La storica sentenza della Corte suprema statunitense, che abolisce l’altrettanto storica sentenza Roe Vs Wade del 1973, non va ridotta ad un attacco alle sole battaglie femministe, seppur le donne siano senz’altro le persone che più la subiscono.

Esattamente come le persone di colore subirebbero per prime un ritorno alla segregazione. Ogni legge, infatti, porta con sé un principio giuridico: se viene attaccata l’una viene intaccato anche l’altro.

La portata illiberale della decisione rappresenta l’involuzione che stanno vivendo da anni le nostre democrazie, dove i principi di libertà e uguaglianza non erano stati più messi in discussione dai totalitarismi del secolo scorso. Tanto da far immaginare ad alcuni un processo irreversibile verso la fine della storia.

Siamo, invece, da tempo in presenza di una destra regressiva, ben diversa da quella conservatrice, che ha messo nel mirino il principio libertario alla base dei movimenti emancipatori dell’ultimo secolo. Le  dichiarazioni di uno dei giudici conservatori (ma bisognerà inventare un nuovo neologismo per questa posizione ideologica) successive alla sentenza, in cui si mettono in discussione anche nozze gay e contraccezione non fanno che confermare quale sia il percorso intrapreso con questa decisione.

Un altro passo nel clima da guerra civile

Gli Stati Uniti, in piena campagna elettorale di mid-term, fanno un altro passo nel clima da guerra civile che vivono non da Trump, come spesso si dice, ma dall’elezione di Obama, da quasi metà della popolazione vissuta come un affronto ai valori wasp americani.

Vedremo a che punto, dopo gli assalti al Campidoglio con pendaglio da forca alla mano, condurrà questo scontro. E non si pensi che gli scellerati progetti putiniani di espansione non c’entrino con questa debolezza endemica della prima potenza mondiale.

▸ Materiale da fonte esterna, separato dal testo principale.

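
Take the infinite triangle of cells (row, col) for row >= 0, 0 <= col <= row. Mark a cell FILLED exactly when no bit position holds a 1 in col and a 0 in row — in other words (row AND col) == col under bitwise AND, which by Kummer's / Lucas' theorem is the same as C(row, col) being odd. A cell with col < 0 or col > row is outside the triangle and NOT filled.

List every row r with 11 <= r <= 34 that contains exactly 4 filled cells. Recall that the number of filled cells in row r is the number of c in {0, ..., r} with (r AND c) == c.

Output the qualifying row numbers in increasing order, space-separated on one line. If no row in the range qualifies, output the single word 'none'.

Row r has 2^popcount(r) filled cells, so we need popcount(r) = log2(4) = 2.
Scan r = 11..34 and keep those with exactly 2 one-bits:
r=11=1011 popcount=3 -> skip
r=12=1100 popcount=2 -> KEEP
r=13=1101 popcount=3 -> skip
r=14=1110 popcount=3 -> skip
r=15=1111 popcount=4 -> skip
r=16=10000 popcount=1 -> skip
r=17=10001 popcount=2 -> KEEP
r=18=10010 popcount=2 -> KEEP
r=19=10011 popcount=3 -> skip
r=20=10100 popcount=2 -> KEEP
r=21=10101 popcount=3 -> skip
r=22=10110 popcount=3 -> skip
r=23=10111 popcount=4 -> skip
r=24=11000 popcount=2 -> KEEP
r=25=11001 popcount=3 -> skip
r=26=11010 popcount=3 -> skip
r=27=11011 popcount=4 -> skip
r=28=11100 popcount=3 -> skip
r=29=11101 popcount=4 -> skip
r=30=11110 popcount=4 -> skip
r=31=11111 popcount=5 -> skip
r=32=100000 popcount=1 -> skip
r=33=100001 popcount=2 -> KEEP
r=34=100010 popcount=2 -> KEEP
Kept rows: 12 17 18 20 24 33 34

Answer: 12 17 18 20 24 33 34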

Se Atene piange, però, Sparta non ride. Seppur non giunti ancora a questo livello di lacerazione estrema, le società europee vivono una stessa polarizzazione, sobillata da soggetti politici analoghi, seppur, è un mio parere, meno radicati nella storia e nella società delle nostre nazioni. Le dichiarazioni di Boris Johnson contro la sentenza Usa sono, in questo senso, di conforto.

Certamente, però, la decisione della Corte suprema americana offrirà linfa vitale alle associazioni cosiddette prolife, spinte da una vera e propria ideologia antimoderna. Sarebbe bene che anche l’intellighenzia cattolica, certamente legata ai principi democratici europei che ha contribuito a costruire, si renda conto della posta in gioco e non si presti a facili strumentalizzazioni. Che chiarisca subito il limite dove, secondo loro, questo processo regressivo va fermato.

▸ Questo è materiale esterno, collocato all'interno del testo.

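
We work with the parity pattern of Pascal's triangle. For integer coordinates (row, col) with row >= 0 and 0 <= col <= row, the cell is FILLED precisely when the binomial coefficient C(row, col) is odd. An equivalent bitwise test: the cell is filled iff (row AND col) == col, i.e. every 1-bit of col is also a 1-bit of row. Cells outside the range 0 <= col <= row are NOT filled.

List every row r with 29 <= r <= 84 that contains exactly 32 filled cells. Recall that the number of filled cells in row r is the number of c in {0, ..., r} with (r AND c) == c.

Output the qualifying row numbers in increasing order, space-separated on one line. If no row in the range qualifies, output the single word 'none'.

Answer: 31 47 55 59 61 62 79

Derivation:
Row r has 2^popcount(r) filled cells, so we need popcount(r) = log2(32) = 5.
Scan r = 29..84 and keep those with exactly 5 one-bits:
r=29=11101 popcount=4 -> skip
r=30=11110 popcount=4 -> skip
r=31=11111 popcount=5 -> KEEP
r=32=100000 popcount=1 -> skip
r=33=100001 popcount=2 -> skip
r=34=100010 popcount=2 -> skip
r=35=100011 popcount=3 -> skip
r=36=100100 popcount=2 -> skip
r=37=100101 popcount=3 -> skip
r=38=100110 popcount=3 -> skip
r=39=100111 popcount=4 -> skip
r=40=101000 popcount=2 -> skip
r=41=101001 popcount=3 -> skip
r=42=101010 popcount=3 -> skip
r=43=101011 popcount=4 -> skip
r=44=101100 popcount=3 -> skip
r=45=101101 popcount=4 -> skip
r=46=101110 popcount=4 -> skip
r=47=101111 popcount=5 -> KEEP
r=48=110000 popcount=2 -> skip
r=49=110001 popcount=3 -> skip
r=50=110010 popcount=3 -> skip
r=51=110011 popcount=4 -> skip
r=52=110100 popcount=3 -> skip
r=53=110101 popcount=4 -> skip
r=54=110110 popcount=4 -> skip
r=55=110111 popcount=5 -> KEEP
r=56=111000 popcount=3 -> skip
r=57=111001 popcount=4 -> skip
r=58=111010 popcount=4 -> skip
r=59=111011 popcount=5 -> KEEP
r=60=111100 popcount=4 -> skip
r=61=111101 popcount=5 -> KEEP
r=62=111110 popcount=5 -> KEEP
r=63=111111 popcount=6 -> skip
r=64=1000000 popcount=1 -> skip
r=65=1000001 popcount=2 -> skip
r=66=1000010 popcount=2 -> skip
r=67=1000011 popcount=3 -> skip
r=68=1000100 popcount=2 -> skip
r=69=1000101 popcount=3 -> skip
r=70=1000110 popcount=3 -> skip
r=71=1000111 popcount=4 -> skip
r=72=1001000 popcount=2 -> skip
r=73=1001001 popcount=3 -> skip
r=74=1001010 popcount=3 -> skip
r=75=1001011 popcount=4 -> skip
r=76=1001100 popcount=3 -> skip
r=77=1001101 popcount=4 -> skip
r=78=1001110 popcount=4 -> skip
r=79=1001111 popcount=5 -> KEEP
r=80=1010000 popcount=2 -> skip
r=81=1010001 popcount=3 -> skip
r=82=1010010 popcount=3 -> skip
r=83=1010011 popcount=4 -> skip
r=84=1010100 popcount=3 -> skip
Kept rows: 31 47 55 59 61 62 79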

Ognuno, giunti a questo punto, si faccia un esame di coscienza e lavori per rendere il proprio quadro culturale coerente col nostro tempo. Tutti, nessuno escluso, l’ora è grave. Per quanto riguarda, poi, il risibile argomento da retorica di quart’ordine, per cui questa sentenza addirittura dimostrerebbe la salute della democrazia americana perché ribadisce l’espressione della volontà popolare, ora libera di scegliere un governatore antiabortista e uno favorevole alla libera scelta delle donne, beh, è persino inutile ricordare che la democrazia non si riduce al voto.

Quella si chiama deriva plebiscitaria e non si praticava nemmeno nell’agorà ateniese. Sicuramente, negli Usa e non solo, ci sono territori che pensano che i neri siano inferiori ai bianchi, che facciamo, lo mettiamo ai voti? Sicuramente ci sono territori radicalmente antisemiti, votiamo il ritorno delle leggi razziali?

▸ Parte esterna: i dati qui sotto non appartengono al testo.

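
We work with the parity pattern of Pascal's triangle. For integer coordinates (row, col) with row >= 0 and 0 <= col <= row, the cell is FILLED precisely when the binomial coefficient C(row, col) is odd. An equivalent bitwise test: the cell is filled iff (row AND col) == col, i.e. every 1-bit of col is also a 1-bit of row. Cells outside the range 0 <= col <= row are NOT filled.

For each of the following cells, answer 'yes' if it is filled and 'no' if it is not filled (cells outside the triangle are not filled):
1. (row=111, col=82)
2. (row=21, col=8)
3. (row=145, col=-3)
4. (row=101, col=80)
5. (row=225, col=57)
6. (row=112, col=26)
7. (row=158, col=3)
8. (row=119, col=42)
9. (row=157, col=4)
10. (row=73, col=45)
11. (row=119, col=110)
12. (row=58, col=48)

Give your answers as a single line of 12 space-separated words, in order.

Answer: no no no no no no no no yes no no yes

Derivation:
(111,82): row=0b1101111, col=0b1010010, row AND col = 0b1000010 = 66; 66 != 82 -> empty
(21,8): row=0b10101, col=0b1000, row AND col = 0b0 = 0; 0 != 8 -> empty
(145,-3): col outside [0, 145] -> not filled
(101,80): row=0b1100101, col=0b1010000, row AND col = 0b1000000 = 64; 64 != 80 -> empty
(225,57): row=0b11100001, col=0b111001, row AND col = 0b100001 = 33; 33 != 57 -> empty
(112,26): row=0b1110000, col=0b11010, row AND col = 0b10000 = 16; 16 != 26 -> empty
(158,3): row=0b10011110, col=0b11, row AND col = 0b10 = 2; 2 != 3 -> empty
(119,42): row=0b1110111, col=0b101010, row AND col = 0b100010 = 34; 34 != 42 -> empty
(157,4): row=0b10011101, col=0b100, row AND col = 0b100 = 4; 4 == 4 -> filled
(73,45): row=0b1001001, col=0b101101, row AND col = 0b1001 = 9; 9 != 45 -> empty
(119,110): row=0b1110111, col=0b1101110, row AND col = 0b1100110 = 102; 102 != 110 -> empty
(58,48): row=0b111010, col=0b110000, row AND col = 0b110000 = 48; 48 == 48 -> filled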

Ovviamente, chi non lo sa è colpevole o ignorante, la democrazia è anche salvaguardia delle minoranze e dei soggetti deboli. Semmai la sentenza svela quanto questi movimenti abbiano ben compreso la lezione delle destre novecentesche: la democrazia si sconfigge con la democrazia. Egemonizzando le sue stesse procedure. Cosa che la sinistra rivoluzionaria non ha mai capito, né allora né oggi.

Ma, si dice, se è vero che la democrazia è tutela dei diritti, chi decide cos’è un diritto? Elementare Watson: diritto è ciò che consente di scegliere, il resto si chiama repressione.